The Scorpio Races - Maggie Stiefvater [54]
But these low cliffs are the first place that my father ever set me on one of the capaill uisce. Not the beach where he had been taught. Because always, always, my father feared the sea more than he feared the heights.
I think they’re both deadly, which isn’t the same as being afraid.
When I double back, Corr stepping high over the long cliff grass, I see Kate Connolly standing beside her little dun pony. Kate’s hair is the color of the cliff grass turned red by autumn, and she has a spatter of freckles across her face that at first glance makes her look far younger. It’s a strange magic: At once she’s a cross child and also something older and wild, something grown from this coarse island soil. She’s looking at my things — my saddle tipped up on its pommel, my rucksack, my thermos, my bells — where I’ve left them, and for some reason, that makes me feel odd, like skin rubbed raw by sand in the wind.
When Kate notices me, she frowns, or at least narrows her eyes. I don’t know her to be able to tell the difference. I feel that same disquieted feeling I had in the cove. Again Fundamental goes under the water, and me with him. But I’m not drowning now; I let out my breath.
Corr’s inspired by the appearance of the mare; instead of slowing to a walk, he trots nearly in place, shivering with his excitement. I don’t dare get as close to her as politeness demands, so from fifteen feet away, Corr dancing beneath me, I say, my voice louder to be heard over the wind, “What do I call you?”
“What?”
I ask, “Is your name Kate or not?”
“Come again?”
“It says ‘Kate’ on the board at Gratton’s, but that’s not what Thomas Gratton called you.”
“Puck,” she says, her voice soaked in lemon juice. “It’s a nickname. Some people call me that.” She doesn’t invite me to be one of them. The wind gasps, long and low, around our feet, flattening the grass and tangling through the horses’ manes. Up here, for some reason, it always smells more strongly of fish. After a moment, she adds, “I thought the rules say that you have to train on the beach.”
I don’t understand her for a moment, then I clarify, “Within one hundred and fifty yards of the shore.”
Something dawns over her face, and for a moment, I needn’t be there — it is merely her and her epiphany. I look at my watch.
“Where’s the other horse?” she asks. Her mare tries to nibble her hair, and Kate slaps at her, absently. The pony tosses her head up with mock displeasure. It’s a game bred of familiarity, one that warms me to both of them.
“Just a bit inland.”
Kate regards us. “Does he always do that?”

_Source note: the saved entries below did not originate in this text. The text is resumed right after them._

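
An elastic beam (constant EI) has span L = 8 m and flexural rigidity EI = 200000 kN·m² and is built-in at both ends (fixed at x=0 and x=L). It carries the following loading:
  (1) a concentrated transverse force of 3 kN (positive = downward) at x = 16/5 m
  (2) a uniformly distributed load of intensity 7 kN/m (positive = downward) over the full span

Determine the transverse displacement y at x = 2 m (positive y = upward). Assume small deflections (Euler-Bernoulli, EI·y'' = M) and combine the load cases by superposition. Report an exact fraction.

Load 1 — point force P=3 kN at a=16/5 m (b=L-a=24/5):
  y_1 = -Pb²x²(3aL-(3a+b)x)/(6L³EI)  [x≤a] = -3·(24/5)²·2²·(3·(16/5)·8-(3·(16/5)+(24/5))·2)/(6·8³·200000) = -27/1250000 m
Load 2 — uniform load w=7 kN/m over full span:
  y_2 = -wx²(L-x)²/(24EI) = -7·2²·(8-2)²/(24·200000) = -21/100000 m
Superposition: y = Σ y_i = -579/2500000 m ≈ -0.000232 m

y(2) = -579/2500000 m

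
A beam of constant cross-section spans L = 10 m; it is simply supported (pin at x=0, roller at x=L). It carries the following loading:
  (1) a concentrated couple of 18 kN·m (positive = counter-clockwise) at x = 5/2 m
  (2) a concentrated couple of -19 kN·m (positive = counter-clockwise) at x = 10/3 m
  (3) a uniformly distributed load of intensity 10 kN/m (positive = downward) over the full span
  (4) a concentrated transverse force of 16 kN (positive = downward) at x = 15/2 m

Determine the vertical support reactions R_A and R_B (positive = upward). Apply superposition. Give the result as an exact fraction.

Load 1 — applied couple M₀=18 kN·m at a=5/2 m (b=L-a=15/2):
  R_A = M₀/L = 18/10 = 9/5 kN
  R_B = -M₀/L = -18/10 = -9/5 kN
Load 2 — applied couple M₀=-19 kN·m at a=10/3 m (b=L-a=20/3):
  R_A = M₀/L = (-19)/10 = -19/10 kN
  R_B = -M₀/L = -(-19)/10 = 19/10 kN
Load 3 — uniform load w=10 kN/m over full span:
  R_A = wL/2 = 10·10/2 = 50 kN
  R_B = wL/2 = 10·10/2 = 50 kN
Load 4 — point force P=16 kN at a=15/2 m (b=L-a=5/2):
  R_A = Pb/L = 16·(5/2)/10 = 4 kN
  R_B = Pa/L = 16·(15/2)/10 = 12 kN
Superposition: R_A = 539/10 kN, R_B = 621/10 kN

R_A = 539/10 kN, R_B = 621/10 kN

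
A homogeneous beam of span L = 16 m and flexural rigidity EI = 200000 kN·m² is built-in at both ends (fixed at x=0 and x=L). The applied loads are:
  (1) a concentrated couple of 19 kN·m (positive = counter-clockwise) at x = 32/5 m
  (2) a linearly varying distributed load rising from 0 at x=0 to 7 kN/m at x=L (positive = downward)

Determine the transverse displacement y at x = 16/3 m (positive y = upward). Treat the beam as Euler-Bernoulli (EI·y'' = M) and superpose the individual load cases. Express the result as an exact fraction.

Load 1 — applied couple M₀=19 kN·m at a=32/5 m (b=L-a=48/5):
  y_1 = (R_Ax³/6 - M_Ax²/2)/EI  [x≤a] with R_A=171/100, M_A=57/25 = ((171/100)·(16/3)³/6 - (57/25)·(16/3)²/2)/200000 = 38/703125 m
Load 2 — triangular load w₀=7 kN/m (0→w₀ over full span):
  y_2 = -w₀x²(L-x)²(x+2L)/(120LEI) = -7·(16/3)²·(16-(16/3))²·((16/3)+2·16)/(120·16·200000) = -25088/11390625 m
Superposition: y = Σ y_i = -122362/56953125 m ≈ -0.002148 m

y(16/3) = -122362/56953125 m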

Corr hasn’t stopped moving. His neck is arched, too. I’m sure he looks ridiculous as he preens for them. Uisce stallions generally prefer to view land horses as meals, not mates, but sometimes a particular mare will take a stallion’s fancy and he’ll make an idiot of himself. “The bay mare’s worse,” I say.
Kate makes a face that I think might be humor.
“Tell me about her.”
“She’s moody and she’s slippery and she’s in love with the ocean,” I reply. I’d caught her in a rainstorm, salt water making all of my leather straps too slick to hold, clouds turning the sky into sea and vice versa, the cold making my fingers imprecise. She came up in a net behind the boat as I dredged the breakers just off the shore. Local lore had it that a capall uisce caught in the rain wanted to stay wet, but I wouldn’t believe it until I’d tried it for myself.
“That sounds bad,” Kate says.
“It is.”
“Then why am I here?”
I study her. It’s a question that’s been plaguing me since I first saw her on the beach. “Because she’d be a capall uisce in a race made for capaill uisce.”